Jean Michel Basquiat
13 7/10 × 10 9/10 in | 34.92 × 27.62 cm
Unique
34.92 × 27.62 cm
Jean-Michel Basquiat’s MCVIIV9 (1981), executed in oilstick on paper, is a striking example of the artist’s raw and immediate visual language during a pivotal moment in his career. By 1981, Basquiat was moving from his SAMO graffiti identity into the gallery system, and his works on paper from this period function like visual notebooks—fragments of thought, urban observations, and coded histories.
At the center of the composition, a simplified blue automobile is rendered with a childlike but forceful energy. Cars were a recurring motif in Basquiat’s early works, emblematic of speed, modernity, and consumer culture, but they also carried associations of accidents, destruction, and mortality—subjects that haunted his art throughout his career. To the right of the car appear two crude crowns, one of Basquiat’s most enduring symbols. The crown served as an assertion of status and power, simultaneously self-mythologizing and elevating his subjects, particularly figures of Black excellence who had historically been excluded from the canon of Western art.

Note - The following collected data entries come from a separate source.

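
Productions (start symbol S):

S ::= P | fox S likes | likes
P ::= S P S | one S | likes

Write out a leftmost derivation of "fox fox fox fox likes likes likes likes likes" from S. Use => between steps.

S => fox S likes   [S ::= fox S likes]
fox S likes => fox fox S likes likes   [S ::= fox S likes]
fox fox S likes likes => fox fox fox S likes likes likes   [S ::= fox S likes]
fox fox fox S likes likes likes => fox fox fox fox S likes likes likes likes   [S ::= fox S likes]
fox fox fox fox S likes likes likes likes => fox fox fox fox likes likes likes likes likes   [S ::= likes]

S => fox S likes => fox fox S likes likes => fox fox fox S likes likes likes => fox fox fox fox S likes likes likes likes => fox fox fox fox likes likes likes likes likes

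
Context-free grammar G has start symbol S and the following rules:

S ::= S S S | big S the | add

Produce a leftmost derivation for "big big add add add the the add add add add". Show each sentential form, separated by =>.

S => S S S => S S S S S => big S the S S S S => big big S the the S S S S => big big S S S the the S S S S => big big add S S the the S S S S => big big add add S the the S S S S => big big add add add the the S S S S => big big add add add the the add S S S => big big add add add the the add add S S => big big add add add the the add add add S => big big add add add the the add add add add

S => S S S   [S ::= S S S]
S S S => S S S S S   [S ::= S S S]
S S S S S => big S the S S S S   [S ::= big S the]
big S the S S S S => big big S the the S S S S   [S ::= big S the]
big big S the the S S S S => big big S S S the the S S S S   [S ::= S S S]
big big S S S the the S S S S => big big add S S the the S S S S   [S ::= add]
big big add S S the the S S S S => big big add add S the the S S S S   [S ::= add]
big big add add S the the S S S S => big big add add add the the S S S S   [S ::= add]
big big add add add the the S S S S => big big add add add the the add S S S   [S ::= add]
big big add add add the the add S S S => big big add add add the the add add S S   [S ::= add]
big big add add add the the add add S S => big big add add add the the add add add S   [S ::= add]
big big add add add the the add add add S => big big add add add the the add add add add   [S ::= add]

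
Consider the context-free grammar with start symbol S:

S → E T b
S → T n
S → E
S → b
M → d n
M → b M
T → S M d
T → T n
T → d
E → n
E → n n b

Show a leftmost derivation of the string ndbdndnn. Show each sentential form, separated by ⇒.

S ⇒ Tn ⇒ Tnn ⇒ SMdnn ⇒ ETbMdnn ⇒ nTbMdnn ⇒ ndbMdnn ⇒ ndbdndnn

S ⇒ Tn   [S → T n]
Tn ⇒ Tnn   [T → T n]
Tnn ⇒ SMdnn   [T → S M d]
SMdnn ⇒ ETbMdnn   [S → E T b]
ETbMdnn ⇒ nTbMdnn   [E → n]
nTbMdnn ⇒ ndbMdnn   [T → d]
ndbMdnn ⇒ ndbdndnn   [M → d n]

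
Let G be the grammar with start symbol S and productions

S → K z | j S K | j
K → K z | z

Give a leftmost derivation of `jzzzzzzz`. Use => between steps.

S => jSK => jKzK => jKzzK => jKzzzK => jKzzzzK => jKzzzzzK => jzzzzzzK => jzzzzzzz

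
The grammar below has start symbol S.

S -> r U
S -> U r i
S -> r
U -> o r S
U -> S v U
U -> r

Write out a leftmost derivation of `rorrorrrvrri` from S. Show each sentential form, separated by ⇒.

S⇒Uri⇒SvUri⇒rUvUri⇒rorSvUri⇒rorrUvUri⇒rorrorSvUri⇒rorrorrUvUri⇒rorrorrrvUri⇒rorrorrrvrri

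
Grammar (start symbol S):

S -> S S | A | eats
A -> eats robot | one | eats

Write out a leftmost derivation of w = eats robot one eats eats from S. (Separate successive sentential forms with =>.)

S => S S   [S -> S S]
S S => A S   [S -> A]
A S => eats robot S   [A -> eats robot]
eats robot S => eats robot S S   [S -> S S]
eats robot S S => eats robot A S   [S -> A]
eats robot A S => eats robot one S   [A -> one]
eats robot one S => eats robot one S S   [S -> S S]
eats robot one S S => eats robot one eats S   [S -> eats]
eats robot one eats S => eats robot one eats eats   [S -> eats]

S => S S => A S => eats robot S => eats robot S S => eats robot A S => eats robot one S => eats robot one S S => eats robot one eats S => eats robot one eats eats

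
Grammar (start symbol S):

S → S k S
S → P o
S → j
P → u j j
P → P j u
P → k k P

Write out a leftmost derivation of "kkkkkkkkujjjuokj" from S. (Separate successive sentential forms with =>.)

S => SkS => PokS => kkPokS => kkPjuokS => kkkkPjuokS => kkkkkkPjuokS => kkkkkkkkPjuokS => kkkkkkkkujjjuokS => kkkkkkkkujjjuokj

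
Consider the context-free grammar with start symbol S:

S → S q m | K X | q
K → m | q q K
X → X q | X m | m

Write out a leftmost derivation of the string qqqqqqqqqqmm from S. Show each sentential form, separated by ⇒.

S ⇒ KX   [S → K X]
KX ⇒ qqKX   [K → q q K]
qqKX ⇒ qqqqKX   [K → q q K]
qqqqKX ⇒ qqqqqqKX   [K → q q K]
qqqqqqKX ⇒ qqqqqqqqKX   [K → q q K]
qqqqqqqqKX ⇒ qqqqqqqqqqKX   [K → q q K]
qqqqqqqqqqKX ⇒ qqqqqqqqqqmX   [K → m]
qqqqqqqqqqmX ⇒ qqqqqqqqqqmm   [X → m]

S⇒KX⇒qqKX⇒qqqqKX⇒qqqqqqKX⇒qqqqqqqqKX⇒qqqqqqqqqqKX⇒qqqqqqqqqqmX⇒qqqqqqqqqqmm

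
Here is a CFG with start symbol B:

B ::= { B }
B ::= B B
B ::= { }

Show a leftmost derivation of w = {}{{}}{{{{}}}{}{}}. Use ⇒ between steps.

B ⇒ BB ⇒ {}B ⇒ {}BB ⇒ {}{B}B ⇒ {}{{}}B ⇒ {}{{}}{B} ⇒ {}{{}}{BB} ⇒ {}{{}}{BBB} ⇒ {}{{}}{{B}BB} ⇒ {}{{}}{{{B}}BB} ⇒ {}{{}}{{{{}}}BB} ⇒ {}{{}}{{{{}}}{}B} ⇒ {}{{}}{{{{}}}{}{}}

B ⇒ BB   [B ::= B B]
BB ⇒ {}B   [B ::= { }]
{}B ⇒ {}BB   [B ::= B B]
{}BB ⇒ {}{B}B   [B ::= { B }]
{}{B}B ⇒ {}{{}}B   [B ::= { }]
{}{{}}B ⇒ {}{{}}{B}   [B ::= { B }]
{}{{}}{B} ⇒ {}{{}}{BB}   [B ::= B B]
{}{{}}{BB} ⇒ {}{{}}{BBB}   [B ::= B B]
{}{{}}{BBB} ⇒ {}{{}}{{B}BB}   [B ::= { B }]
{}{{}}{{B}BB} ⇒ {}{{}}{{{B}}BB}   [B ::= { B }]
{}{{}}{{{B}}BB} ⇒ {}{{}}{{{{}}}BB}   [B ::= { }]
{}{{}}{{{{}}}BB} ⇒ {}{{}}{{{{}}}{}B}   [B ::= { }]
{}{{}}{{{{}}}{}B} ⇒ {}{{}}{{{{}}}{}{}}   [B ::= { }]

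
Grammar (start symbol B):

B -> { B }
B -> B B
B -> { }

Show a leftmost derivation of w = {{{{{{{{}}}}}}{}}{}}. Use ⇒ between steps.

B ⇒ {B} ⇒ {BB} ⇒ {{B}B} ⇒ {{BB}B} ⇒ {{{B}B}B} ⇒ {{{{B}}B}B} ⇒ {{{{{B}}}B}B} ⇒ {{{{{{B}}}}B}B} ⇒ {{{{{{{B}}}}}B}B} ⇒ {{{{{{{{}}}}}}B}B} ⇒ {{{{{{{{}}}}}}{}}B} ⇒ {{{{{{{{}}}}}}{}}{}}

B ⇒ {B}   [B -> { B }]
{B} ⇒ {BB}   [B -> B B]
{BB} ⇒ {{B}B}   [B -> { B }]
{{B}B} ⇒ {{BB}B}   [B -> B B]
{{BB}B} ⇒ {{{B}B}B}   [B -> { B }]
{{{B}B}B} ⇒ {{{{B}}B}B}   [B -> { B }]
{{{{B}}B}B} ⇒ {{{{{B}}}B}B}   [B -> { B }]
{{{{{B}}}B}B} ⇒ {{{{{{B}}}}B}B}   [B -> { B }]
{{{{{{B}}}}B}B} ⇒ {{{{{{{B}}}}}B}B}   [B -> { B }]
{{{{{{{B}}}}}B}B} ⇒ {{{{{{{{}}}}}}B}B}   [B -> { }]
{{{{{{{{}}}}}}B}B} ⇒ {{{{{{{{}}}}}}{}}B}   [B -> { }]
{{{{{{{{}}}}}}{}}B} ⇒ {{{{{{{{}}}}}}{}}{}}   [B -> { }]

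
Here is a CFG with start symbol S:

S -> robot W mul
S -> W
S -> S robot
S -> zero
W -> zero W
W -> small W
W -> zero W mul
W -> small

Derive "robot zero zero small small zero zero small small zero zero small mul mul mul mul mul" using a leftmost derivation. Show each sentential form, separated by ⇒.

S ⇒ robot W mul ⇒ robot zero W mul mul ⇒ robot zero zero W mul mul mul ⇒ robot zero zero small W mul mul mul ⇒ robot zero zero small small W mul mul mul ⇒ robot zero zero small small zero W mul mul mul mul ⇒ robot zero zero small small zero zero W mul mul mul mul mul ⇒ robot zero zero small small zero zero small W mul mul mul mul mul ⇒ robot zero zero small small zero zero small small W mul mul mul mul mul ⇒ robot zero zero small small zero zero small small zero W mul mul mul mul mul ⇒ robot zero zero small small zero zero small small zero zero W mul mul mul mul mul ⇒ robot zero zero small small zero zero small small zero zero small mul mul mul mul mul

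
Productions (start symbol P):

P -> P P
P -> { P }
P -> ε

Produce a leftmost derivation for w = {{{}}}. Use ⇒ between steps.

P ⇒ PP   [P -> P P]
PP ⇒ PPP   [P -> P P]
PPP ⇒ {P}PP   [P -> { P }]
{P}PP ⇒ {PP}PP   [P -> P P]
{PP}PP ⇒ {PPP}PP   [P -> P P]
{PPP}PP ⇒ {PPPP}PP   [P -> P P]
{PPPP}PP ⇒ {{P}PPP}PP   [P -> { P }]
{{P}PPP}PP ⇒ {{{P}}PPP}PP   [P -> { P }]
{{{P}}PPP}PP ⇒ {{{}}PPP}PP   [P -> ε]
{{{}}PPP}PP ⇒ {{{}}PP}PP   [P -> ε]
{{{}}PP}PP ⇒ {{{}}P}PP   [P -> ε]
{{{}}P}PP ⇒ {{{}}}PP   [P -> ε]
{{{}}}PP ⇒ {{{}}}P   [P -> ε]
{{{}}}P ⇒ {{{}}}   [P -> ε]

P ⇒ PP ⇒ PPP ⇒ {P}PP ⇒ {PP}PP ⇒ {PPP}PP ⇒ {PPPP}PP ⇒ {{P}PPP}PP ⇒ {{{P}}PPP}PP ⇒ {{{}}PPP}PP ⇒ {{{}}PP}PP ⇒ {{{}}P}PP ⇒ {{{}}}PP ⇒ {{{}}}P ⇒ {{{}}}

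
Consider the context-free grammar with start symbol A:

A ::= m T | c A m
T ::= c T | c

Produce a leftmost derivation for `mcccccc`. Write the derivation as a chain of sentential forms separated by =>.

A => mT   [A ::= m T]
mT => mcT   [T ::= c T]
mcT => mccT   [T ::= c T]
mccT => mcccT   [T ::= c T]
mcccT => mccccT   [T ::= c T]
mccccT => mcccccT   [T ::= c T]
mcccccT => mcccccc   [T ::= c]

A => mT => mcT => mccT => mcccT => mccccT => mcccccT => mcccccc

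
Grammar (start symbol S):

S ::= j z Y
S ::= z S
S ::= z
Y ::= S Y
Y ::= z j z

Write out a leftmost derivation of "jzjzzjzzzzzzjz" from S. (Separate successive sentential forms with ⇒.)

S⇒jzY⇒jzSY⇒jzjzYY⇒jzjzzjzY⇒jzjzzjzSY⇒jzjzzjzzSY⇒jzjzzjzzzSY⇒jzjzzjzzzzSY⇒jzjzzjzzzzzY⇒jzjzzjzzzzzzjz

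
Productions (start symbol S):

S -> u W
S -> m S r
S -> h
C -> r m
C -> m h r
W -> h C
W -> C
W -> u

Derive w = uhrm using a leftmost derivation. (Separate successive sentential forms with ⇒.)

S ⇒ uW ⇒ uhC ⇒ uhrm

S ⇒ uW   [S -> u W]
uW ⇒ uhC   [W -> h C]
uhC ⇒ uhrm   [C -> r m]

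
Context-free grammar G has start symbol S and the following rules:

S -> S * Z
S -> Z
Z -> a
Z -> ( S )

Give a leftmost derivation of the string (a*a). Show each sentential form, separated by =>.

S => Z   [S -> Z]
Z => (S)   [Z -> ( S )]
(S) => (S*Z)   [S -> S * Z]
(S*Z) => (Z*Z)   [S -> Z]
(Z*Z) => (a*Z)   [Z -> a]
(a*Z) => (a*a)   [Z -> a]

S => Z => (S) => (S*Z) => (Z*Z) => (a*Z) => (a*a)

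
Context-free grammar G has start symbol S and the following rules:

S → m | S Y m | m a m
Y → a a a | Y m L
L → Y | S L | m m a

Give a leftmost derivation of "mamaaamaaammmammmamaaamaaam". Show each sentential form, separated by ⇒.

S ⇒ SYm   [S → S Y m]
SYm ⇒ SYmYm   [S → S Y m]
SYmYm ⇒ SYmYmYm   [S → S Y m]
SYmYmYm ⇒ mamYmYmYm   [S → m a m]
mamYmYmYm ⇒ mamYmLmYmYm   [Y → Y m L]
mamYmLmYmYm ⇒ mamYmLmLmYmYm   [Y → Y m L]
mamYmLmLmYmYm ⇒ mamYmLmLmLmYmYm   [Y → Y m L]
mamYmLmLmLmYmYm ⇒ mamaaamLmLmLmYmYm   [Y → a a a]
mamaaamLmLmLmYmYm ⇒ mamaaamYmLmLmYmYm   [L → Y]
mamaaamYmLmLmYmYm ⇒ mamaaamaaamLmLmYmYm   [Y → a a a]
mamaaamaaamLmLmYmYm ⇒ mamaaamaaammmamLmYmYm   [L → m m a]
mamaaamaaammmamLmYmYm ⇒ mamaaamaaammmammmamYmYm   [L → m m a]
mamaaamaaammmammmamYmYm ⇒ mamaaamaaammmammmamaaamYm   [Y → a a a]
mamaaamaaammmammmamaaamYm ⇒ mamaaamaaammmammmamaaamaaam   [Y → a a a]

S ⇒ SYm ⇒ SYmYm ⇒ SYmYmYm ⇒ mamYmYmYm ⇒ mamYmLmYmYm ⇒ mamYmLmLmYmYm ⇒ mamYmLmLmLmYmYm ⇒ mamaaamLmLmLmYmYm ⇒ mamaaamYmLmLmYmYm ⇒ mamaaamaaamLmLmYmYm ⇒ mamaaamaaammmamLmYmYm ⇒ mamaaamaaammmammmamYmYm ⇒ mamaaamaaammmammmamaaamYm ⇒ mamaaamaaammmammmamaaamaaam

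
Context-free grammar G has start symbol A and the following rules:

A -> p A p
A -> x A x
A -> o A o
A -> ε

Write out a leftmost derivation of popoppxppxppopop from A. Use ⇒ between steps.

A ⇒ pAp   [A -> p A p]
pAp ⇒ poAop   [A -> o A o]
poAop ⇒ popApop   [A -> p A p]
popApop ⇒ popoAopop   [A -> o A o]
popoAopop ⇒ popopApopop   [A -> p A p]
popopApopop ⇒ popoppAppopop   [A -> p A p]
popoppAppopop ⇒ popoppxAxppopop   [A -> x A x]
popoppxAxppopop ⇒ popoppxpApxppopop   [A -> p A p]
popoppxpApxppopop ⇒ popoppxppxppopop   [A -> ε]

A⇒pAp⇒poAop⇒popApop⇒popoAopop⇒popopApopop⇒popoppAppopop⇒popoppxAxppopop⇒popoppxpApxppopop⇒popoppxppxppopop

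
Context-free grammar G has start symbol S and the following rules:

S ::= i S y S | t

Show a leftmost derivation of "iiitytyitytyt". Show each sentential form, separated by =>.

S => iSyS   [S ::= i S y S]
iSyS => iiSySyS   [S ::= i S y S]
iiSySyS => iiiSySySyS   [S ::= i S y S]
iiiSySySyS => iiitySySyS   [S ::= t]
iiitySySyS => iiitytySyS   [S ::= t]
iiitytySyS => iiitytyiSySyS   [S ::= i S y S]
iiitytyiSySyS => iiitytyitySyS   [S ::= t]
iiitytyitySyS => iiitytyitytyS   [S ::= t]
iiitytyitytyS => iiitytyitytyt   [S ::= t]

S=>iSyS=>iiSySyS=>iiiSySySyS=>iiitySySyS=>iiitytySyS=>iiitytyiSySyS=>iiitytyitySyS=>iiitytyitytyS=>iiitytyitytyt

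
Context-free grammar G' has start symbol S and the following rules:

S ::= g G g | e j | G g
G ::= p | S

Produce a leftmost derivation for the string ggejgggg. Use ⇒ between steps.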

Beneath the car, the lower section of the composition introduces a boxed numerical grid filled with numbers arranged in compartments. This recalls the appearance of board games, calendars, or architectural diagrams. Basquiat often employed numerical systems to evoke coded structures of knowledge, challenging how such systems were used to organize, categorize, and contain meaning. Alongside this is the inscription “MCVII V9,” where the Roman numeral “MCVII” translates to 1107. Basquiat frequently inserted Roman numerals into his works as both a visual device and as a reference to the authority of Western historical traditions. By embedding these systems of notation into his compositions, he questioned their permanence and exclusivity, suggesting that history and knowledge were never neutral but always shaped by power.
Scattered across the page are letters, repeated windows, and fragmented shapes that evoke the cityscape of New York. These fractured symbols conjure a sense of noise and density, much like the urban environment that inspired Basquiat’s practice. The cryptic inscription “N+OA” in red exemplifies his playful and fragmented use of language. Rather than presenting clear messages, Basquiat fractured words and letters into visual poetry, resisting linear meaning and instead encouraging multiple interpretations. The heavy black marks to the right of the grid resemble trees, totems, or obscured forms. These gestures of erasure and concealment were central to Basquiat’s approach, as he constantly played with presence and absence, visibility and invisibility, legibility and obscurity.
The work encapsulates Basquiat’s broader concerns at the beginning of the 1980s. The automobile and city motifs evoke the chaos and energy of New York, the crowns assert power and respect, the grids and Roman numerals question the structures of knowledge and history, while the blackened forms suggest vulnerability and erasure. Rather than functioning as isolated images, these symbols create a network of layered meanings that echo Basquiat’s restless, inquisitive, and uncompromising artistic vision.
As an early work on paper, MCVII V9 is significant not only for its energetic draftsmanship but also for the way it condenses many of the themes that would define Basquiat’s career. It reflects his ability to collapse high and low culture, history and contemporary life, into a single surface. The work demonstrates his talent for transforming raw, graffiti-inspired mark-making into a sophisticated visual language that interrogates identity, history, and mortality. In this way, the drawing stands as an important testament to Basquiat’s early maturity as an artist and to the urgency of his vision at the moment he was first being recognized by the art world.